Un atteggiamento reazionario. Lo avrebbero assunto il sindaco di Montescaglioso, Vincenzo Zito, e la sua Giunta, in merito al forno crematorio. Almeno a giudizio del consigliere comunale del M5S, Giuseppe Ditaranto, per il quale la struttura sarà “realizzata tramite il metodo della finanza di progetto, ossia, senza oneri economici per l’ente pubblico, ma con molti, reali, rischi per la salute dei cittadini. L’imprudente provvedimento non ha visto un opportuno coinvolgimento delle altre forze politiche in Consiglio comunale che, piaccia o no, insieme rappresentano la maggioranza della popolazione. montese, Non solo: non è stato nemmeno preceduto da una doverosa e preventiva informazione verso l’intera collettività al fine di arrivare ad una condivisa soluzione. Nella delibera non c’è neanche traccia di una precauzionale valutazione del tanto decantato Osservatorio Ambientale Comunale che, evidentemente, sarà̀ stato ritenuto, proprio dagli stessi amministratori che l’hanno istituito, non degno e non all’altezza di esprimere un qualificato parere. Non risulta neppure siano state considerate e valutate altre tecnologie ecosostenibili: cremazione a freddo. La saggia idea di aggiungere a quello idrogeologico un altro grave rischio ambientale diminuirà ancora di più l’attrattività del nostro paese, visibilmente già molto provato dai bassi livelli occupazionali, dalla crisi del commercio e dal conseguente esodo dei nostri giovani concittadini”.

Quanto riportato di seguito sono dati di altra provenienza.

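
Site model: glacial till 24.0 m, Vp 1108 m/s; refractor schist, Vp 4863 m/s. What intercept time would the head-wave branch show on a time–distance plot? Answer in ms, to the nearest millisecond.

42 ms

tᵢ = 2h·√(V₂²−V₁²)/(V₁V₂).
√(V₂²−V₁²) = √(4863²−1108²) = 4735.1 m/s.
tᵢ = 2·24.0·4735.1/(1108·4863) = 0.04218 s.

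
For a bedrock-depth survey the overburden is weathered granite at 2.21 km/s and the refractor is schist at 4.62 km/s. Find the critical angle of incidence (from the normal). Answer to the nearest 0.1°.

Critical incidence: sin θ_c = V₁/V₂ = 2.21/4.62 = 0.4784.
θ_c = arcsin 0.4784 = 28.58°.

28.6°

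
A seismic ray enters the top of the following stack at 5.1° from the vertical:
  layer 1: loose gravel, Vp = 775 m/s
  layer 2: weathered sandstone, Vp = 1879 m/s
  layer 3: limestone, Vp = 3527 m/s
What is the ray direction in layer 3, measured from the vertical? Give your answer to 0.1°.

23.9°

Ray parameter p = sin 5.1° / 775 = 1.1470e-04 s/m.
sin θ_3 = p·V_3 = 1.1470e-04 × 3527 = 0.4046.
θ_3 = 23.86° from the vertical.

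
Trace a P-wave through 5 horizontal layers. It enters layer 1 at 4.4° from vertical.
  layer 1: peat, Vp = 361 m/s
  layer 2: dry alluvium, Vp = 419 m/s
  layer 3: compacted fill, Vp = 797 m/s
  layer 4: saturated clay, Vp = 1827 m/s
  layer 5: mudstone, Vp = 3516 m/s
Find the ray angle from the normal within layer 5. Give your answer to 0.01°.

Snell's law across each interface conserves sin θ / V, so sin θ_5 = V_5·sin θ₁/V₁.
sin θ_5 = 3516 × sin 4.4° / 361 = 0.7472.
θ_5 = arcsin 0.7472 = 48.35°.

48.35°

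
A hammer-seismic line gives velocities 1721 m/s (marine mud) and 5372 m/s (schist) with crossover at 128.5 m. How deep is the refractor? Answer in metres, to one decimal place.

46.1 m

x_cross = 2h·√((V₂+V₁)/(V₂−V₁)) → h = x_cross / (2·√((V₂+V₁)/(V₂−V₁))).
√((V₂+V₁)/(V₂−V₁)) = √((5372+1721)/(5372−1721)) = 1.3938.
h = 128.5 / (2·1.3938) = 46.10 m.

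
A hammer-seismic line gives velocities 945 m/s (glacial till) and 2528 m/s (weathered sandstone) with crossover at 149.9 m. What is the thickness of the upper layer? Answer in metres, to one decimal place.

x_cross = 2h·√((V₂+V₁)/(V₂−V₁)) → h = x_cross / (2·√((V₂+V₁)/(V₂−V₁))).
√((V₂+V₁)/(V₂−V₁)) = √((2528+945)/(2528−945)) = 1.4812.
h = 149.9 / (2·1.4812) = 50.60 m.

50.6 m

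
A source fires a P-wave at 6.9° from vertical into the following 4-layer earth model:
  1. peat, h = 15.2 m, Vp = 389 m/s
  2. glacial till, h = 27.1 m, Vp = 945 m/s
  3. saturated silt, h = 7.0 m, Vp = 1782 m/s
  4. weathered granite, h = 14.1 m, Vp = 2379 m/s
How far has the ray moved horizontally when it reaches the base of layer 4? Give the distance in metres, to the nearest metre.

30 m

Apply Snell's law at each interface; in layer i the horizontal offset is hᵢ·tan θᵢ.
Layer 1: θ = 6.90°; offset = 15.2·tan 6.90° = 1.839 m.
Layer 2: sin θ = 945·sin 6.9°/389 = 0.2918, θ = 16.97°; offset = 27.1·tan 16.97° = 8.269 m.
Layer 3: sin θ = 1782·sin 6.9°/389 = 0.5503, θ = 33.39°; offset = 7.0·tan 33.39° = 4.614 m.
Layer 4: sin θ = 2379·sin 6.9°/389 = 0.7347, θ = 47.28°; offset = 14.1·tan 47.28° = 15.271 m.
Σ offsets = 29.994 m.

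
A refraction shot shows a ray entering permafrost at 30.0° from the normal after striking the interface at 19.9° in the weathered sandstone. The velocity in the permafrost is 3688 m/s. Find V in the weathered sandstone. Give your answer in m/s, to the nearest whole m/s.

2511 m/s

sin 19.9° = 0.3404; sin 30.0° = 0.5000.
V₁ = V₂·(sin θ₁/sin θ₂) = 3688·(0.3404/0.5000) = 2510.64 m/s.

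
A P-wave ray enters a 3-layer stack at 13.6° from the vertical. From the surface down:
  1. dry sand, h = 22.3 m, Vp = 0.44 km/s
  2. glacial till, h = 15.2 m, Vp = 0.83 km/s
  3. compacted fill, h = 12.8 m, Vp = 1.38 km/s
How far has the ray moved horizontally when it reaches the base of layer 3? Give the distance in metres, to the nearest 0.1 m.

Ray parameter p = sin 13.6° / 0.44 km/s = 5.3441e-01 s/km.
Layer 1: θ = 13.60°; offset = 22.3·tan 13.60° = 5.395 m.
Layer 2: sin θ = p·0.83 = 0.4436 → θ = 26.33°; offset = 15.2·tan 26.33° = 7.523 m.
Layer 3: sin θ = p·1.38 = 0.7375 → θ = 47.52°; offset = 12.8·tan 47.52° = 13.978 m.
Total horizontal offset = 26.895 m.

26.9 m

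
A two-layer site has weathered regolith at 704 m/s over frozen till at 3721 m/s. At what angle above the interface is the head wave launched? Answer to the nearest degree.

79°

Critical incidence: sin θ_c = V₁/V₂ = 704/3721 = 0.1892.
θ_c = arcsin 0.1892 = 10.91°.
Measured from the interface: 90° − 10.91° = 79.09°.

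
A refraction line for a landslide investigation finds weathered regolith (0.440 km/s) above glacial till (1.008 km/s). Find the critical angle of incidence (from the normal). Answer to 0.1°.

At critical incidence the refracted ray runs along the interface (θ₂ = 90°), so sin θ_c = V₁/V₂.
θ_c = arcsin(0.440/1.008) = arcsin 0.4365 = 25.88°.

25.9°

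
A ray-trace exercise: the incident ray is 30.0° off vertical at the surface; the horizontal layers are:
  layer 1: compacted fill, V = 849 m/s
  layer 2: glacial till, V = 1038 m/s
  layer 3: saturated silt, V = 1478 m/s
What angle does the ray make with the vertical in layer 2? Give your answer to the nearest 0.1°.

Snell's law across each interface conserves sin θ / V, so sin θ_2 = V_2·sin θ₁/V₁.
sin θ_2 = 1038 × sin 30.0° / 849 = 0.6113.
θ_2 = 37.68° from the vertical.

37.7°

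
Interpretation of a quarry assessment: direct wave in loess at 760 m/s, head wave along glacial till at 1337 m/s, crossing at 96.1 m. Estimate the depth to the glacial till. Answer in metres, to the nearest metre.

25 m

x_cross = 2h·√((V₂+V₁)/(V₂−V₁)) → h = x_cross / (2·√((V₂+V₁)/(V₂−V₁))).
√((V₂+V₁)/(V₂−V₁)) = √((1337+760)/(1337−760)) = 1.9064.
h = 96.1 / (2·1.9064) = 25.20 m.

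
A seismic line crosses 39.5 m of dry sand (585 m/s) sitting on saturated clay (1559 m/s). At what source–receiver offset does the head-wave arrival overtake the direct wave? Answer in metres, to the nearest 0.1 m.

117.2 m

θ_c = arcsin(585/1559) = 22.04°, so cos θ_c = 0.9269 and tᵢ = 2h cos θ_c/V₁ = 0.1252 s.
At crossover x/V₁ = x/V₂ + tᵢ ⇒ x = tᵢ/(1/V₁ − 1/V₂) = 0.12517/(1.7094e-03 − 6.4144e-04) = 117.21 m.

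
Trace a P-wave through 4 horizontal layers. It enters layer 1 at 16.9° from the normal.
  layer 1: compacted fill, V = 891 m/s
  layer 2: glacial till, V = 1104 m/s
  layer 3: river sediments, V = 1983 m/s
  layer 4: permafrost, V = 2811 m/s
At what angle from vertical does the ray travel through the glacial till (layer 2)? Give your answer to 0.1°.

Ray parameter p = sin 16.9° / 891 = 3.2627e-04 s/m.
sin θ_2 = p·V_2 = 3.2627e-04 × 1104 = 0.3602.
θ_2 = 21.11° from the vertical.

21.1°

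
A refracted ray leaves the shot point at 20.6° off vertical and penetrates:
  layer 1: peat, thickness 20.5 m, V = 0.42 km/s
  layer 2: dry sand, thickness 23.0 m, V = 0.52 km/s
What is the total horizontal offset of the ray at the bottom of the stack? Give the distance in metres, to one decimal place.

18.8 m

Apply Snell's law at each interface; in layer i the horizontal offset is hᵢ·tan θᵢ.
Layer 1: θ = 20.60°; offset = 20.5·tan 20.60° = 7.705 m.
Layer 2: sin θ = 0.52·sin 20.6°/0.42 = 0.4356, θ = 25.82°; offset = 23.0·tan 25.82° = 11.131 m.
Total horizontal offset = 18.836 m.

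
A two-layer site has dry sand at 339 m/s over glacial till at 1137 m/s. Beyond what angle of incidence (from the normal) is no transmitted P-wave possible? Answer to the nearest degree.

At critical incidence the refracted ray runs along the interface (θ₂ = 90°), so sin θ_c = V₁/V₂.
θ_c = arcsin(339/1137) = arcsin 0.2982 = 17.35°.

17°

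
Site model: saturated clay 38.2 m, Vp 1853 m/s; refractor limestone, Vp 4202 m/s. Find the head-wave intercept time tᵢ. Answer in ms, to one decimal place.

37.0 ms

θ_c = arcsin(V₁/V₂) = arcsin(1853/4202) = 26.17°; cos θ_c = 0.8975.
tᵢ = 2h·cos θ_c / V₁ = 2·38.2·0.8975 / 1853 = 0.03701 s.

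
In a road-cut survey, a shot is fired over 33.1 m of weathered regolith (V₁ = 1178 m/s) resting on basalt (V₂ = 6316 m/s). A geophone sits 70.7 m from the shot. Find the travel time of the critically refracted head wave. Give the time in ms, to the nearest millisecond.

66 ms

θ_c = arcsin(V₁/V₂) = arcsin(1178/6316) = 10.75°, cos θ_c = 0.9825.
Intercept time tᵢ = 2h cos θ_c / V₁ = 2·33.1·0.9825/1178 = 0.05521 s.
t = x/V₂ + tᵢ = 70.7/6316 + 0.05521 = 0.06640 s.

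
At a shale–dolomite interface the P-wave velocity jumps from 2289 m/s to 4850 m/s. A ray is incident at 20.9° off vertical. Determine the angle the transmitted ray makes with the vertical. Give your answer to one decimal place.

sin θ₁/V₁ = sin θ₂/V₂ ⇒ sin θ₂ = 4850·sin 20.9°/2289 = 4850·0.3567/2289 = 0.7559.
θ₂ = arcsin 0.7559 = 49.10° from the normal.

49.1°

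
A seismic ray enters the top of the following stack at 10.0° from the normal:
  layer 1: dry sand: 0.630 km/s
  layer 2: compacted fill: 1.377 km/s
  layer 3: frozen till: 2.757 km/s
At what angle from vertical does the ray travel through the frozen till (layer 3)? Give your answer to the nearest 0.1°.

49.5°

Snell's law across each interface conserves sin θ / V, so sin θ_3 = V_3·sin θ₁/V₁.
sin θ_3 = 2.757 × sin 10.0° / 0.630 = 0.7599.
θ_3 = 49.46° from the vertical.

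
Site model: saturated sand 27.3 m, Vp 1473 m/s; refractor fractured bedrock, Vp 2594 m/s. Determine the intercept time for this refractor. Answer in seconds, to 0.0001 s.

0.0305 s

tᵢ = 2h·√(V₂²−V₁²)/(V₁V₂).
√(V₂²−V₁²) = √(2594²−1473²) = 2135.2 m/s.
tᵢ = 2·27.3·2135.2/(1473·2594) = 0.03051 s.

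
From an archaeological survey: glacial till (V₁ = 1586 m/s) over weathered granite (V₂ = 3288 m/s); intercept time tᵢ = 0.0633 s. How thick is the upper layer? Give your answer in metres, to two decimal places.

57.30 m

h = tᵢ·V₁·V₂ / (2·√(V₂²−V₁²)).
√(V₂²−V₁²) = √(3288² − 1586²) = 2880.2 m/s.
h = 0.0633 s × 1586 × 3288 / (2 × 2880.2) = 57.30 m.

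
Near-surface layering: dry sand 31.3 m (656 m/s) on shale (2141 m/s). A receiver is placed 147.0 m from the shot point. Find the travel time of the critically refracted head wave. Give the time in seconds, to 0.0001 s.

0.1595 s

θ_c = arcsin(V₁/V₂) = arcsin(656/2141) = 17.84°, cos θ_c = 0.9519.
Intercept time tᵢ = 2h cos θ_c / V₁ = 2·31.3·0.9519/656 = 0.09084 s.
t = x/V₂ + tᵢ = 147.0/2141 + 0.09084 = 0.15950 s.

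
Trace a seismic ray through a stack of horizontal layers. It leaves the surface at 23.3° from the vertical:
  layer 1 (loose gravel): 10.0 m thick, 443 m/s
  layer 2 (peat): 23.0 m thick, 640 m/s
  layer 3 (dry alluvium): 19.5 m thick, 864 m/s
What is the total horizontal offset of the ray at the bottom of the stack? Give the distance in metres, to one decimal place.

44.0 m

Ray parameter p = sin 23.3° / 443 m/s = 8.9288e-04 s/m.
Layer 1: θ = 23.30°; offset = 10.0·tan 23.30° = 4.307 m.
Layer 2: sin θ = p·640 = 0.5714 → θ = 34.85°; offset = 23.0·tan 34.85° = 16.016 m.
Layer 3: sin θ = p·864 = 0.7714 → θ = 50.48°; offset = 19.5·tan 50.48° = 23.642 m.
Σ offsets = 43.964 m.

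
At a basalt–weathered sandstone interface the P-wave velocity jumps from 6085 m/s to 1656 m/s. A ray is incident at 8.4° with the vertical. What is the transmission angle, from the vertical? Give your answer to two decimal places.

Snell's law: sin θ₂ = (V₂/V₁)·sin θ₁ = (1656/6085)·sin 8.4° = 0.0398.
θ₂ = sin⁻¹(0.0398) = 2.28° (from vertical).

2.28°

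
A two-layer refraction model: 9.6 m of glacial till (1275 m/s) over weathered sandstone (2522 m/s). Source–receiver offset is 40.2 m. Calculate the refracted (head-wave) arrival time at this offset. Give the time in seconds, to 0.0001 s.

t = x/V₂ + 2h·√(V₂²−V₁²)/(V₁V₂).
√(V₂²−V₁²) = √(2522²−1275²) = 2176.0 m/s; delay term = 2·9.6·2176.0/(1275·2522) = 0.01299 s.
t = 40.2/2522 + 0.01299 = 0.02893 s.

0.0289 s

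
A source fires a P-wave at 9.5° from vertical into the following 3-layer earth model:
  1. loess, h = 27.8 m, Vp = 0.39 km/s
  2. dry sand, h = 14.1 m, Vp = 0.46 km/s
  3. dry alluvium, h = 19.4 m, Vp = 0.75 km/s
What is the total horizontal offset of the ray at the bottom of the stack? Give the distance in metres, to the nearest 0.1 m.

13.9 m

Ray parameter p = sin 9.5° / 0.39 km/s = 4.2320e-01 s/km.
Layer 1: θ = 9.50°; offset = 27.8·tan 9.50° = 4.652 m.
Layer 2: sin θ = p·0.46 = 0.1947 → θ = 11.23°; offset = 14.1·tan 11.23° = 2.798 m.
Layer 3: sin θ = p·0.75 = 0.3174 → θ = 18.51°; offset = 19.4·tan 18.51° = 6.493 m.
Total horizontal offset = 13.944 m.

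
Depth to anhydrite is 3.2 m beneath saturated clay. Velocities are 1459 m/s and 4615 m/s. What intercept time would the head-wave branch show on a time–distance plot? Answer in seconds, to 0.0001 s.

θ_c = arcsin(V₁/V₂) = arcsin(1459/4615) = 18.43°; cos θ_c = 0.9487.
tᵢ = 2h·cos θ_c / V₁ = 2·3.2·0.9487 / 1459 = 0.00416 s.

0.0042 s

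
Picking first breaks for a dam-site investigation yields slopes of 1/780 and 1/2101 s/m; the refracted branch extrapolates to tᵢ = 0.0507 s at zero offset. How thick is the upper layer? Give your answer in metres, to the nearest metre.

θ_c = arcsin(780/2101) = 21.79°; cos θ_c = 0.9285.
tᵢ = 2h cos θ_c/V₁ ⇒ h = tᵢ·V₁/(2 cos θ_c) = 0.0507·780/(2·0.9285) = 21.29 m.

21 m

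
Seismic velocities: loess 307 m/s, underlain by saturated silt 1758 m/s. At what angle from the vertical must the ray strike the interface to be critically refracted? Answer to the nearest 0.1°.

At critical incidence the refracted ray runs along the interface (θ₂ = 90°), so sin θ_c = V₁/V₂.
θ_c = arcsin(307/1758) = arcsin 0.1746 = 10.06°.

10.1°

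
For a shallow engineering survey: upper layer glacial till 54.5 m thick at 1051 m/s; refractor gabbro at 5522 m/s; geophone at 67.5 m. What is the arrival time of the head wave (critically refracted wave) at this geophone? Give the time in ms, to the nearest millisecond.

θ_c = arcsin(V₁/V₂) = arcsin(1051/5522) = 10.97°, cos θ_c = 0.9817.
Intercept time tᵢ = 2h cos θ_c / V₁ = 2·54.5·0.9817/1051 = 0.10181 s.
t = x/V₂ + tᵢ = 67.5/5522 + 0.10181 = 0.11404 s.

114 ms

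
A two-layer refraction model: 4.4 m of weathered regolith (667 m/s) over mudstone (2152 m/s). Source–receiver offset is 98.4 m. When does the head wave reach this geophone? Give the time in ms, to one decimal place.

58.3 ms

θ_c = arcsin(V₁/V₂) = arcsin(667/2152) = 18.06°, cos θ_c = 0.9508.
Intercept time tᵢ = 2h cos θ_c / V₁ = 2·4.4·0.9508/667 = 0.01254 s.
t = x/V₂ + tᵢ = 98.4/2152 + 0.01254 = 0.05827 s.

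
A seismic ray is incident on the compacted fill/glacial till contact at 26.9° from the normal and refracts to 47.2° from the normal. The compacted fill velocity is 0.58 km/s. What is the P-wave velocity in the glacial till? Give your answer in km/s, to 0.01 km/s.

0.94 km/s

sin 26.9° = 0.4524; sin 47.2° = 0.7337.
V₂ = V₁·(sin θ₂/sin θ₁) = 0.58·(0.7337/0.4524) = 0.94 km/s.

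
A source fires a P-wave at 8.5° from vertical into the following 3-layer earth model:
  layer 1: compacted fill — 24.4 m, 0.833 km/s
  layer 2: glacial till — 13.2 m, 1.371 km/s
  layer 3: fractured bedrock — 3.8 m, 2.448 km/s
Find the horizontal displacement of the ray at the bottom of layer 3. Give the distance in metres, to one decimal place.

8.8 m

Apply Snell's law at each interface; in layer i the horizontal offset is hᵢ·tan θᵢ.
Layer 1: θ = 8.50°; offset = 24.4·tan 8.50° = 3.647 m.
Layer 2: sin θ = 1.371·sin 8.5°/0.833 = 0.2433, θ = 14.08°; offset = 13.2·tan 14.08° = 3.311 m.
Layer 3: sin θ = 2.448·sin 8.5°/0.833 = 0.4344, θ = 25.75°; offset = 3.8·tan 25.75° = 1.833 m.
Summing the layer offsets gives 8.790 m.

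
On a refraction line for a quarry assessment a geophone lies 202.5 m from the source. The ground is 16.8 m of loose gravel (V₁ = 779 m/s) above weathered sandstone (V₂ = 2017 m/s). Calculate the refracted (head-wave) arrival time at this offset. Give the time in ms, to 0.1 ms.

t = x/V₂ + 2h·√(V₂²−V₁²)/(V₁V₂).
√(V₂²−V₁²) = √(2017²−779²) = 1860.5 m/s; delay term = 2·16.8·1860.5/(779·2017) = 0.03979 s.
t = 202.5/2017 + 0.03979 = 0.14018 s.

140.2 ms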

Ma c’è di più, secondo Ditaranto. “Il sindaco, mentre da un lato chiede la chiusura del cementificio di Matera, dall’altra, si attiva per l’apertura di una nuova fonte di inquinamento da ubicare nel centro abitato. Il progetto preliminare del tempio della cremazione puntualizza che il Comune incasserà 31mila euro all’anno, più il 5,5 per cento di ogni cremazione, il cui costo si aggira intorno alle 600 euro, con possibilità di aggiungere anche una tassa d’ingresso di 50 euro per ogni salma proveniente da altri comuni. Queste modestissime cifre porteranno ossigeno alle dissestate finanze comunali, ma potranno mai bilanciare l’alto rischio socio-ambientale? I progettisti preavvisano che già nel primo anno si raggiungerà il numero di 700 cremazioni con successivi significativi incrementi annui. Montescaglioso diverrà un crocevia di salme da incenerire. Mi chiedo se una piccola comunità potrà mai reggere, per 25 anni di concessione, ad un simile ingente avvelenamento dell’aria e del suolo. Invito e sollecito il sindaco a revocare la delibera e a non procedere alla stipula del contratto”.

IL PARERE DI AREA MODERATA

Una pietra tombale sul nostro futuro. Così il coordinamento di “Area Moderata” ha commentato la scelta di realizzare il forno crematorio a Montescaglioso, definita “del tutto non condivisibile perché, a dispetto delle opinabili rassicurazioni, l’impatto ambientale non è affatto trascurabile. Basta leggere alcuni studi pubblicati anche da soggetti pubblici per rendersi conto dei notevoli rischi connessi a tali inceneritori. La realizzazione dell’opera è avvolta dagli stessi dubbi che spinsero nel marzo 2015 i capigruppo di minoranza, Rocco Ditaranto, Vincenzo Zito e Pietro Buonsanti, nel precedente Consiglio comunale a diramare un comunicato sulla realizzazione del pirogassificatore di Bernalda. Cosa è cambiato rispetto ad allora, se non la collocazione dell’inceneritore nel nostro territorio?”.